P.B : Nous pouvons aller vers une société de post-croissance et de plein emploi. Je dis post-croissance pour ne pas faire peur mais, dans un pays comme le nôtre, cela signifie plutôt décroissance. Nous avons lié la question de la croissance et de celle de l’emploi. Nous pourrions tout à fait les décorréler, si nous n’étions pas dans cette course à la productivité, nous incitant à remplacer les humains par les machines. Nous le faisons aujourd’hui, car le travail humain est coûteux et les ressources ne valent rien, ou parce que les externalités environnementales ne sont pas intégrées dans le prix. Pourquoi ne pas faire porter la protection sociale sur les ressources plutôt que sur le travail ? La fiscalité environnementale, c’est l’une des grandes mutations que l’on pourrait imaginer à l’avenir. Plusieurs pistes existent pour définir ses modalités : contributions sur la consommation d’énergie, d’eau, ou sur la génération d’émissions de gaz à effet de serre, TVA différenciée sur les produits ayant un impact positif… Je laisse les experts s’emparer de la question, mais nous avons besoin d’un réveil écologique. Nous pourrions aller vers une société avec une agriculture de qualité, respectueuse des sols et plus intensive en travail humain. Nous aurions besoin de millions d’agriculteurs plutôt que de quelques centaines de milliers et de repeupler les bourgs et les petits villages pour développer l’industrie de la réparabilité, les circuits courts, l’artisanat.

L’Actuariel : Une société sans croissance, est-ce bien réaliste ?

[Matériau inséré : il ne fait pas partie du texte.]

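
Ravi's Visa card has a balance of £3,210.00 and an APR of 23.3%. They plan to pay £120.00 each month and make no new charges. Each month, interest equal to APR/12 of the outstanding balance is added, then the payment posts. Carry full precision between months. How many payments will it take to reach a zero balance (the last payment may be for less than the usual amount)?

39 months

Monthly rate r = 23.3%/12 = 1.94167% = 0.0194167.
Recurrence: B ← B·(1+r) − £120.00.
Month 1: interest £62.33; balance after payment £3,152.33.
Month 2: interest £61.21; balance after payment £3,093.54.
Closed form: n = −ln(1 − rB₀/P)/ln(1+r) = −ln(0.4806)/ln(1.01942) ≈ 38.101, so the balance reaches zero during payment 39.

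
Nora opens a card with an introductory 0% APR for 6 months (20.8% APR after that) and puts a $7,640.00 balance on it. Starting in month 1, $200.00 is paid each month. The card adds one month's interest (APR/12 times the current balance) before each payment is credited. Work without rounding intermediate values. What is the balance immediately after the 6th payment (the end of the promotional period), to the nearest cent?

$6,440.00

Promo months 1–6 at r₀ = 0%/12 = 0; months 7+ at r₁ = 20.8%/12 = 0.0173333.
After month 6 (no interest yet): B = $7,640.00 − 6·$200.00 = $6,440.00.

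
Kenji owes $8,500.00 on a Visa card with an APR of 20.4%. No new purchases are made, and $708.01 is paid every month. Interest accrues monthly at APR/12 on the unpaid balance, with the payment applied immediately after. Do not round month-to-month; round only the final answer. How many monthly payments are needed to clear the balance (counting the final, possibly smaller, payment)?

Monthly rate r = 20.4%/12 = 1.7% = 0.017.
Recurrence: B ← B·(1+r) − $708.01.
Month 1: interest $144.50; balance after payment $7,936.49.
Month 2: interest $134.92; balance after payment $7,363.40.
Closed form: n = −ln(1 − rB₀/P)/ln(1+r) = −ln(0.79591)/ln(1.017) ≈ 13.542, so the balance reaches zero during payment 14.

14 payments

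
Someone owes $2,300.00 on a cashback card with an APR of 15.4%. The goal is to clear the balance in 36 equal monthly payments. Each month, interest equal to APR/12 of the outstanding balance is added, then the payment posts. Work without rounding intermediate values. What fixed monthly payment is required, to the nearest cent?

Monthly rate r = 15.4%/12 = 1.28333% = 0.0128333.
Level-payment amortization: P = B₀·r / (1 − (1+r)^(−n)) = 2300.00·0.0128333 / (1 − 1.01283^(−36)).
Denominator 1 − (1+r)^(−36) = 0.368123061.
P = 29.5167 / 0.368123061 ≈ 80.18.

$80.18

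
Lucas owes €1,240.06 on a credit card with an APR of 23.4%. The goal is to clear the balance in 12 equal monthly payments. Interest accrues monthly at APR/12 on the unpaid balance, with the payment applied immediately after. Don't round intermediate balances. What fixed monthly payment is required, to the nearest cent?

Monthly rate r = 23.4%/12 = 1.95% = 0.0195.
Level-payment amortization: P = B₀·r / (1 − (1+r)^(−n)) = 1240.06·0.0195 / (1 − 1.0195^(−12)).
Denominator 1 − (1+r)^(−12) = 0.206853817.
P = 24.1812 / 0.206853817 ≈ 116.90.

€116.90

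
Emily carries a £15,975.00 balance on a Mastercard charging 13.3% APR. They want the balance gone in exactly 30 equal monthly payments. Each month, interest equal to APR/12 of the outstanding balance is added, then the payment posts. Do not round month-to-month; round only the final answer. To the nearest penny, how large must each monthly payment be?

£628.84

Monthly rate r = 13.3%/12 = 1.10833% = 0.0110833.
Level-payment amortization: P = B₀·r / (1 − (1+r)^(−n)) = 15975.00·0.0110833 / (1 − 1.01108^(−30)).
Denominator 1 − (1+r)^(−30) = 0.28155843.
P = 177.056 / 0.28155843 ≈ 628.84.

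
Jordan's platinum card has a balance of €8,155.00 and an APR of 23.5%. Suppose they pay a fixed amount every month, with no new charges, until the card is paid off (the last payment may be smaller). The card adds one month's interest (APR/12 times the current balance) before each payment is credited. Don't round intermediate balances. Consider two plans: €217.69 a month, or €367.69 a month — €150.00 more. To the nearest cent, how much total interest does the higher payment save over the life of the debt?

€4,045.77

Monthly rate r = 23.5%/12 = 1.95833% = 0.0195833.
At €217.69/mo: n = ⌈−ln(1 − rB₀/P)/ln(1+r)⌉ = 69 payments (last €45.72); total interest = total paid − €8,155.00 = €6,693.64.
At €367.69/mo: 30 payments (last €139.86); total interest €2,647.87.
Interest saved = €6,693.64 − €2,647.87 = €4,045.77.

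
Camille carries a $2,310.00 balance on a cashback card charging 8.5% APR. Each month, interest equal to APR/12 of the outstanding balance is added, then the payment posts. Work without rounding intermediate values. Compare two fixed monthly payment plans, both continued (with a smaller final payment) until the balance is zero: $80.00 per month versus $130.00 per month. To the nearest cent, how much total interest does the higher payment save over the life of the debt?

Monthly rate r = 8.5%/12 = 0.708333% = 0.00708333.
At $80.00/mo: n = ⌈−ln(1 − rB₀/P)/ln(1+r)⌉ = 33 payments (last $33.57); total interest = total paid − $2,310.00 = $283.57.
At $130.00/mo: 20 payments (last $7.61); total interest $167.61.
Interest saved = $283.57 − $167.61 = $115.96.

$115.96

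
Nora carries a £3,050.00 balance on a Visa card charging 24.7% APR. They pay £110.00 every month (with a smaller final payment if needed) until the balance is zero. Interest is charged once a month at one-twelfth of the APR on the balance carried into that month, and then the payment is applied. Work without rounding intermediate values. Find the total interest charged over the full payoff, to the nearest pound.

£1,516

Monthly rate r = 24.7%/12 = 2.05833% = 0.0205833.
Payoff takes n = ⌈−ln(1 − rB₀/P)/ln(1+r)⌉ = ⌈41.505⌉ = 42 payments; the last is £55.87.
Total paid = 41·£110.00 + £55.87 = £4,565.87.
Total interest = total paid − principal = £4,565.87 − £3,050.00 = £1,515.87.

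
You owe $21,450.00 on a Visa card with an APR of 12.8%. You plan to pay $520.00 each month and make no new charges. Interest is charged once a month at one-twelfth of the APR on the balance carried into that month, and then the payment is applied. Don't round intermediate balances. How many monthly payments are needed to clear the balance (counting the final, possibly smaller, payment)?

55 payments

Monthly rate r = 12.8%/12 = 1.06667% = 0.0106667.
Recurrence: B ← B·(1+r) − $520.00.
Month 1: interest $228.80; balance after payment $21,158.80.
Month 2: interest $225.69; balance after payment $20,864.49.
Closed form: n = −ln(1 − rB₀/P)/ln(1+r) = −ln(0.56)/ln(1.01067) ≈ 54.647, so the balance reaches zero during payment 55.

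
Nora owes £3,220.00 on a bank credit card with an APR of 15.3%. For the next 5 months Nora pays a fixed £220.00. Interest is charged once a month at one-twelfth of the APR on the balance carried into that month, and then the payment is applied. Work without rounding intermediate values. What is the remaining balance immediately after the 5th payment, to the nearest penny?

Monthly rate r = 15.3%/12 = 1.275% = 0.01275.
Each month: B ← B·(1+r) − £220.00.
Month 1: interest £41.05; balance after payment £3,041.05.
Month 2: interest £38.77; balance after payment £2,859.83.
Month 3: interest £36.46; balance after payment £2,676.29.
Month 4: interest £34.12; balance after payment £2,490.41.
Month 5: interest £31.75; balance after payment £2,302.17.

£2,302.17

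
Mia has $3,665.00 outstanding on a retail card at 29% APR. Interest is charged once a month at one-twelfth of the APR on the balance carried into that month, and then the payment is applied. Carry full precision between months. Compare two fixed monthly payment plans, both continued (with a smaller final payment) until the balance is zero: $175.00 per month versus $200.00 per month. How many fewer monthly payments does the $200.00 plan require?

Monthly rate r = 29%/12 = 2.41667% = 0.0241667.
At $175.00/mo: n = ⌈−ln(1 − rB₀/P)/ln(1+r)⌉ = 30 payments (last $95.51); total interest = total paid − $3,665.00 = $1,505.51.
At $200.00/mo: 25 payments (last $99.64); total interest $1,234.64.
Payments saved = 30 − 25 = 5.

5 fewer payments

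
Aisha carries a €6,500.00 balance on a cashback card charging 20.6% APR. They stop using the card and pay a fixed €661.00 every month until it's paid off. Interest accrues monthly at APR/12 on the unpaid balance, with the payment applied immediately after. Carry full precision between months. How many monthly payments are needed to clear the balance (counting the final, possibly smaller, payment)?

11 months

Monthly rate r = 20.6%/12 = 1.71667% = 0.0171667.
Recurrence: B ← B·(1+r) − €661.00.
Month 1: interest €111.58; balance after payment €5,950.58.
Month 2: interest €102.15; balance after payment €5,391.74.
Closed form: n = −ln(1 − rB₀/P)/ln(1+r) = −ln(0.83119)/ln(1.01717) ≈ 10.863, so the balance reaches zero during payment 11.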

P.B : Cela reste à inventer. Aucun économiste sérieux ne travaille sur la décroissance. C’est un impensé énorme. Cela va être compliqué, parce qu’il y a différents intérêts en jeu, ce n’est pas juste une question d’emploi. Et, quand vous êtes endetté, vous avez besoin de croissance. C’est vrai pour les États, les entreprises et pour les particuliers. Mais cela a fonctionné différemment dans le passé. Le serf du Moyen Âge ne réclamait pas ses 2 % d’augmentation annuelle.

L’Actuariel : Qui veut revenir au Moyen-Âge ?

P.B : Personne évidemment. Nous avons acquis une connaissance incroyable grâce à l’exploitation des énergies fossiles, au pillage de la planète. Nous devons garder le meilleur de cet héritage. Si, aujourd’hui, nous faisions de l’agriculture à plus petite échelle avec de la polyculture, nous ne reviendrions pas à l’agriculture de nos grands-parents ou du XIXe siècle. Elle prendrait en compte la connaissance accumulée sur les écosystèmes, les plantes, les semences, nous garderions une grande partie de la productivité et les machines évitant les pénibles travaux des champs. Sur la question du bâti, nous avons également un capital que nous utilisons très mal. Vous avez des centaines de milliers de bureaux vides rien qu’en Île-de-France. Ils pourraient par exemple être transformés en logements. Le monde dans lequel nous vivons, ce n’est pas seulement l’obsolescence des objets, mais aussi celle des lieux et des désirs puis, bientôt peut-être, celle des gens. Ce n’est pas le seul modèle existant, ce n’est qu’un petit bout de l’histoire de l’humanité.

*L’Institut Momentum, composé de chercheurs, de journalistes, d’ingénieurs et d’acteurs associatifs, se définit comme un laboratoire d’idées sur les issues de la société industrielle.